Fragmentation of the book business has made it nearly impossible for writers to find publishers, unless, of course, they already have publishers who are willing to take chances on their new books. Publishers need to make money, and times are hard. As a result, conventional publication by major publishers has become nearly impossible for great numbers of aspiring writers who have no history of huge sales, or, quite possibly, no history of any sales at all. In an earlier post, The Dream of an Instant Book, I explored the promise of The Espresso Book Machine, a device that promises readers that it can give them any book in the world almost instantly. The same machine, as it happens, can pretty nearly promise writers instant copies of their new books, as well.

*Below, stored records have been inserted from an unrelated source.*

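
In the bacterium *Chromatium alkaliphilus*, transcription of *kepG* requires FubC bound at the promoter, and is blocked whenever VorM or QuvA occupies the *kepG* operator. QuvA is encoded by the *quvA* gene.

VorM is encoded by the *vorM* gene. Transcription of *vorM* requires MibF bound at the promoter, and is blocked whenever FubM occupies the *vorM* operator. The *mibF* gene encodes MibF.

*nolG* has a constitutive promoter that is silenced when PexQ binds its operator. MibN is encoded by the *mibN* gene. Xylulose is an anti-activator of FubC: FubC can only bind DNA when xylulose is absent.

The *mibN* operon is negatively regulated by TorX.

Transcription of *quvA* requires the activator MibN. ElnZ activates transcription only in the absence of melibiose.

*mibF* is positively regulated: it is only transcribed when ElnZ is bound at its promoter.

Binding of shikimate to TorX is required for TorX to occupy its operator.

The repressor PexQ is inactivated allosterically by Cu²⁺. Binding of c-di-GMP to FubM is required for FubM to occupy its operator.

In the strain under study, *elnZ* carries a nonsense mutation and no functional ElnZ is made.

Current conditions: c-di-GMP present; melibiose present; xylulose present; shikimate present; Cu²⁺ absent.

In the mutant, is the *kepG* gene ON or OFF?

c-di-GMP is present, so FubM is active.
ElnZ is non-functional in this strain, so it has no effect.
Required activator ElnZ is absent, so *mibF* is not transcribed.
So MibF is not produced.
With repressor FubM bound, *vorM* is not transcribed.
So VorM is not produced.
Xylulose is present, so FubC is inactive.
Shikimate is present, so TorX is active.
With repressor TorX bound, *mibN* is not transcribed.
So MibN is not produced.
Required activator MibN is absent, so *quvA* is not transcribed.
So QuvA is not produced.
Required activator FubC is absent, so *kepG* is not transcribed.

OFF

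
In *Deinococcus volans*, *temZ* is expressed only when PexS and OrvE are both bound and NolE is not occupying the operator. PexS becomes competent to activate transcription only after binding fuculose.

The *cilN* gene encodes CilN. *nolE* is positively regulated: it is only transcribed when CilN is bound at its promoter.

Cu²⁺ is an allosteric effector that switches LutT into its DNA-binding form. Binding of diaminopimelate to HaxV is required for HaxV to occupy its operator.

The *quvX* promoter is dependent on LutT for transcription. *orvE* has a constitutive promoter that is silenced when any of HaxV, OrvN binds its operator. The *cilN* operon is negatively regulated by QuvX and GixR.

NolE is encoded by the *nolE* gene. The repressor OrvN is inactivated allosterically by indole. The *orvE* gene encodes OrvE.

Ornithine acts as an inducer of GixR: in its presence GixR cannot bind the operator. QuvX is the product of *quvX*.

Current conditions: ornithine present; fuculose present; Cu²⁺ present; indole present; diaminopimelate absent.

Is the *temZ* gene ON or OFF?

Fuculose is present, so PexS is active.
Diaminopimelate is absent, so HaxV is inactive.
Indole is present, so OrvN is inactive.
With no repressor bound, *orvE* is transcribed.
So OrvE is produced and active.
Cu²⁺ is present, so LutT is active.
No repressor is bound and LutT is active, so *quvX* is transcribed.
So QuvX is produced and active.
Ornithine is present, so GixR is inactive.
With repressor QuvX bound, *cilN* is not transcribed.
So CilN is not produced.
Required activator CilN is absent, so *nolE* is not transcribed.
So NolE is not produced.
No repressor is bound and PexS and OrvE are active, so *temZ* is transcribed.

ON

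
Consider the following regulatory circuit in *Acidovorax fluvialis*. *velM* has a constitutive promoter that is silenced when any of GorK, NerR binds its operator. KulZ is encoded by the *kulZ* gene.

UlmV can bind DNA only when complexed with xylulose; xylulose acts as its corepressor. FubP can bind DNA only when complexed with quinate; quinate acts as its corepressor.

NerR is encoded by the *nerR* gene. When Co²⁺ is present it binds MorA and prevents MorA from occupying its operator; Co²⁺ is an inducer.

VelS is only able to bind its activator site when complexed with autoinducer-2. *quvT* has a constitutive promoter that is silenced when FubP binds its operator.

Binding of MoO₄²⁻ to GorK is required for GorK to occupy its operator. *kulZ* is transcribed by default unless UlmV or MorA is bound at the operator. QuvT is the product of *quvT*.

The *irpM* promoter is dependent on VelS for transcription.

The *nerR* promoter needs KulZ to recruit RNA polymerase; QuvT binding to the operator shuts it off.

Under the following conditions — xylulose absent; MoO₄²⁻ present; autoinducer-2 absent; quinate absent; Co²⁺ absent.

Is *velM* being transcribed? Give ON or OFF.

MoO₄²⁻ is present, so GorK is active.
Xylulose is absent, so UlmV is inactive.
Co²⁺ is absent, so MorA is active.
With repressor MorA bound, *kulZ* is not transcribed.
So KulZ is not produced.
Quinate is absent, so FubP is inactive.
With no repressor bound, *quvT* is transcribed.
So QuvT is produced and active.
With repressor QuvT bound, *nerR* is not transcribed.
So NerR is not produced.
With repressor GorK bound, *velM* is not transcribed.

OFF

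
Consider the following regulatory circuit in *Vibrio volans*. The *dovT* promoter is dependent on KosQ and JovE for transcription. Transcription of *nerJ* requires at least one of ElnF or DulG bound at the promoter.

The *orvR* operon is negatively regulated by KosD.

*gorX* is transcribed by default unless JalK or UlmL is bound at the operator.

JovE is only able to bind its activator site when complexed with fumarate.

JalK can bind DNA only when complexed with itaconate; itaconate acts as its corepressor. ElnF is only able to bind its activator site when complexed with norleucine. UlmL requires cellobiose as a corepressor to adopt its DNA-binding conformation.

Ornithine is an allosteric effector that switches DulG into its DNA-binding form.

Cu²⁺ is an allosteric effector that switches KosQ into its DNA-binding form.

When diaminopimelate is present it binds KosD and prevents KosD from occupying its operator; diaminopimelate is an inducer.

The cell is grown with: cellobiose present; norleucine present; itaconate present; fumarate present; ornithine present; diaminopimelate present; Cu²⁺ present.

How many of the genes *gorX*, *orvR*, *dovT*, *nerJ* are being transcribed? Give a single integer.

Itaconate is present, so JalK is active.
Cellobiose is present, so UlmL is active.
With repressor JalK bound, *gorX* is not transcribed.
→ *gorX* is OFF.
Diaminopimelate is present, so KosD is inactive.
With no repressor bound, *orvR* is transcribed.
→ *orvR* is ON.
Cu²⁺ is present, so KosQ is active.
Fumarate is present, so JovE is active.
No repressor is bound and KosQ and JovE are active, so *dovT* is transcribed.
→ *dovT* is ON.
Norleucine is present, so ElnF is active.
Ornithine is present, so DulG is active.
Activator ElnF is present, so *nerJ* is transcribed.
→ *nerJ* is ON.
3 of the 4 genes are transcribed.

3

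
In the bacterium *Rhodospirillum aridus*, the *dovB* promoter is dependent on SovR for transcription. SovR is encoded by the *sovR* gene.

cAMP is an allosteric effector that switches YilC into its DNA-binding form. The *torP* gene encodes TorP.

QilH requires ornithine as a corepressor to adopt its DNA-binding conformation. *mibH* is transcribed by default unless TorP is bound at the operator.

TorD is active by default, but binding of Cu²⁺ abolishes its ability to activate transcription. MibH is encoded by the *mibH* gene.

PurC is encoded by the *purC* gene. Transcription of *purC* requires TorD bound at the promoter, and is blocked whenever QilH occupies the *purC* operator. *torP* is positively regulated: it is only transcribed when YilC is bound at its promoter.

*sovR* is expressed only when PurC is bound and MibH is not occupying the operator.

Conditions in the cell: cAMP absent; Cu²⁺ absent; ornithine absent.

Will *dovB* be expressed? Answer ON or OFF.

cAMP is absent, so YilC is inactive.
Required activator YilC is absent, so *torP* is not transcribed.
So TorP is not produced.
With no repressor bound, *mibH* is transcribed.
So MibH is produced and active.
Cu²⁺ is absent, so TorD is active.
Ornithine is absent, so QilH is inactive.
No repressor is bound and TorD is active, so *purC* is transcribed.
So PurC is produced and active.
With repressor MibH bound, *sovR* is not transcribed.
So SovR is not produced.
Required activator SovR is absent, so *dovB* is not transcribed.

OFF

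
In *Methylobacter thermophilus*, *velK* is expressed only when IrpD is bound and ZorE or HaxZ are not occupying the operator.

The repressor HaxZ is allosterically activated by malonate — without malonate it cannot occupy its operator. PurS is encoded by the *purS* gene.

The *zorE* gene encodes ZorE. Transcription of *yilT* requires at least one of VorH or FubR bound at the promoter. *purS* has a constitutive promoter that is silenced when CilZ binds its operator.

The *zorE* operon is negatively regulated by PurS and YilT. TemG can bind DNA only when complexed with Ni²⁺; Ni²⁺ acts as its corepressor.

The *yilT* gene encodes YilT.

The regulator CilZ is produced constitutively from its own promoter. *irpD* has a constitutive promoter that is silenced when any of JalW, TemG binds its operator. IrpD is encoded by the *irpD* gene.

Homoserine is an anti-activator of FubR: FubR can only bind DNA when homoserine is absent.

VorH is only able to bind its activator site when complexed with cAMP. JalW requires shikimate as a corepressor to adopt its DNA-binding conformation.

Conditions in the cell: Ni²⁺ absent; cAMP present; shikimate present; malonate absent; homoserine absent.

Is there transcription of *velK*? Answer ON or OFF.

CilZ is produced constitutively and is active.
With repressor CilZ bound, *purS* is not transcribed.
So PurS is not produced.
cAMP is present, so VorH is active.
Homoserine is absent, so FubR is active.
Activator VorH is present, so *yilT* is transcribed.
So YilT is produced and active.
With repressor YilT bound, *zorE* is not transcribed.
So ZorE is not produced.
Malonate is absent, so HaxZ is inactive.
Shikimate is present, so JalW is active.
Ni²⁺ is absent, so TemG is inactive.
With repressor JalW bound, *irpD* is not transcribed.
So IrpD is not produced.
Required activator IrpD is absent, so *velK* is not transcribed.

OFF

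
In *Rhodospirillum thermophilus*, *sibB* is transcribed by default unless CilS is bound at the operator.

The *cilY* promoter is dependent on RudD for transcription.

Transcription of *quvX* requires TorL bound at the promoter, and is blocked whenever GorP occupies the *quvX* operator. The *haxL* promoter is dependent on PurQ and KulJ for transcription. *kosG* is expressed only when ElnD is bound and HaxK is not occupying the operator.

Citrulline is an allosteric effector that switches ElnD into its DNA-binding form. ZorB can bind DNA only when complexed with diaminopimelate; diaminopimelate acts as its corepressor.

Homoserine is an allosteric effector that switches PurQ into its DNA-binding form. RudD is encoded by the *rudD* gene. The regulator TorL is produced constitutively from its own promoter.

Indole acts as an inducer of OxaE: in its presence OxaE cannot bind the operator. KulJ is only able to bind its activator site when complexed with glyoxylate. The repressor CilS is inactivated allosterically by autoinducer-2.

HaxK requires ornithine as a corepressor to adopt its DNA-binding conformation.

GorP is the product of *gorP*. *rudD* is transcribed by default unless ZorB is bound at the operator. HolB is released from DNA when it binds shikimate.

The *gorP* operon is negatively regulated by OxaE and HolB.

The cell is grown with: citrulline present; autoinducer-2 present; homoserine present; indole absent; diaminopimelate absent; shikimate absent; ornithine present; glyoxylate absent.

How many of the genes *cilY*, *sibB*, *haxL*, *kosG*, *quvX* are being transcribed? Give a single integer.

Diaminopimelate is absent, so ZorB is inactive.
With no repressor bound, *rudD* is transcribed.
So RudD is produced and active.
No repressor is bound and RudD is active, so *cilY* is transcribed.
→ *cilY* is ON.
Autoinducer-2 is present, so CilS is inactive.
With no repressor bound, *sibB* is transcribed.
→ *sibB* is ON.
Homoserine is present, so PurQ is active.
Glyoxylate is absent, so KulJ is inactive.
Required activator KulJ is absent, so *haxL* is not transcribed.
→ *haxL* is OFF.
Ornithine is present, so HaxK is active.
Citrulline is present, so ElnD is active.
With repressor HaxK bound, *kosG* is not transcribed.
→ *kosG* is OFF.
TorL is produced constitutively and is active.
Indole is absent, so OxaE is active.
Shikimate is absent, so HolB is active.
With repressor OxaE bound, *gorP* is not transcribed.
So GorP is not produced.
No repressor is bound and TorL is active, so *quvX* is transcribed.
→ *quvX* is ON.
3 of the 5 genes are transcribed.

3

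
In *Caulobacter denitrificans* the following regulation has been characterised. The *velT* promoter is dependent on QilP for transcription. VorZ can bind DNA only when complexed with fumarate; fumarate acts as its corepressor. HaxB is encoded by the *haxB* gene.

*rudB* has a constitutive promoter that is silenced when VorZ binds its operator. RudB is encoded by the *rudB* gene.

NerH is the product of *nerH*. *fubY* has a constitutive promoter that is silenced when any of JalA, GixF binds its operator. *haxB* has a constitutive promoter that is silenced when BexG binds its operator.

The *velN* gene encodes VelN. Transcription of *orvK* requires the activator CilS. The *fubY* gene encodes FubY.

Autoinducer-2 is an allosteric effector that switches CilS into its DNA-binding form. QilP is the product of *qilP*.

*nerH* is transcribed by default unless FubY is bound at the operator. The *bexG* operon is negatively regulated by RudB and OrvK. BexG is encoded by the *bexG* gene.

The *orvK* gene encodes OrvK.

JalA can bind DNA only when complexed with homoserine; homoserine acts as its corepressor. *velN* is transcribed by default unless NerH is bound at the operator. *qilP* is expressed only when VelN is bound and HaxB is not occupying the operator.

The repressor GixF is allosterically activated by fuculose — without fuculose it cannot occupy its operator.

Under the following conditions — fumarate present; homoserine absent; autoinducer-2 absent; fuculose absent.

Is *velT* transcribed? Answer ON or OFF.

ON

Homoserine is absent, so JalA is inactive.
Fuculose is absent, so GixF is inactive.
With no repressor bound, *fubY* is transcribed.
So FubY is produced and active.
With repressor FubY bound, *nerH* is not transcribed.
So NerH is not produced.
With no repressor bound, *velN* is transcribed.
So VelN is produced and active.
Fumarate is present, so VorZ is active.
With repressor VorZ bound, *rudB* is not transcribed.
So RudB is not produced.
Autoinducer-2 is absent, so CilS is inactive.
Required activator CilS is absent, so *orvK* is not transcribed.
So OrvK is not produced.
With no repressor bound, *bexG* is transcribed.
So BexG is produced and active.
With repressor BexG bound, *haxB* is not transcribed.
So HaxB is not produced.
No repressor is bound and VelN is active, so *qilP* is transcribed.
So QilP is produced and active.
No repressor is bound and QilP is active, so *velT* is transcribed.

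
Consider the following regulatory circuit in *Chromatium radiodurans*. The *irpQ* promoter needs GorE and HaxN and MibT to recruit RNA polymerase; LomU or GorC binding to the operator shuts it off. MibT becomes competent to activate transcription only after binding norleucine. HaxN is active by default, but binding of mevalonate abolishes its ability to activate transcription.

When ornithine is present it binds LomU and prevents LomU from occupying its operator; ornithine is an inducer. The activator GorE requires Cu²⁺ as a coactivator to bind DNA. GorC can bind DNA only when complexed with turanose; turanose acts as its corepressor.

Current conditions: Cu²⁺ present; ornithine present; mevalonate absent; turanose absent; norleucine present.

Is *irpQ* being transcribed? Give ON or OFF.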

Not quite instant, but close. In December, 2009, my wife and I finished our new book, an account of our recent travels around the world. We had made a few fruitless attempts to find a publisher, either directly or through an agent, but we considered the book timely and wanted to get it out quickly. On November 23rd we contacted Shires Press in Vermont, a publisher who prints on demand with the use of an Espresso Machine. After numerous e-mails and a couple of phone calls, by December 18th we had settled details of format, cover, and pricing, and were ready to sign a contract. Copies arrived in December, in time for Christmas. It’s called AROUND THE WORLD ON THE QE2: The Last of the Great Ocean Liners, and looks like this:
So the book is now in print. For others who might be interested, it is useful to know that Shires has three publishing packages: Personal ($69 set-up), Publishing ($399 set-up), and Premier ($599 set-up). For each package there is also a reasonable per page fee, depending on the length of the book. Formats and sizes are nearly endless. Our book is 300 pages, perfect bound 6 X 9 paperback. Given the nearly endless possibilities for POD, it is very difficult to find out if our book could have been done for less elsewhere, or as well.
There remains the problem of marketing. If any reader can describe a quick, efficient, and reasonably priced way to solve that problem, it will be a boon to all of us.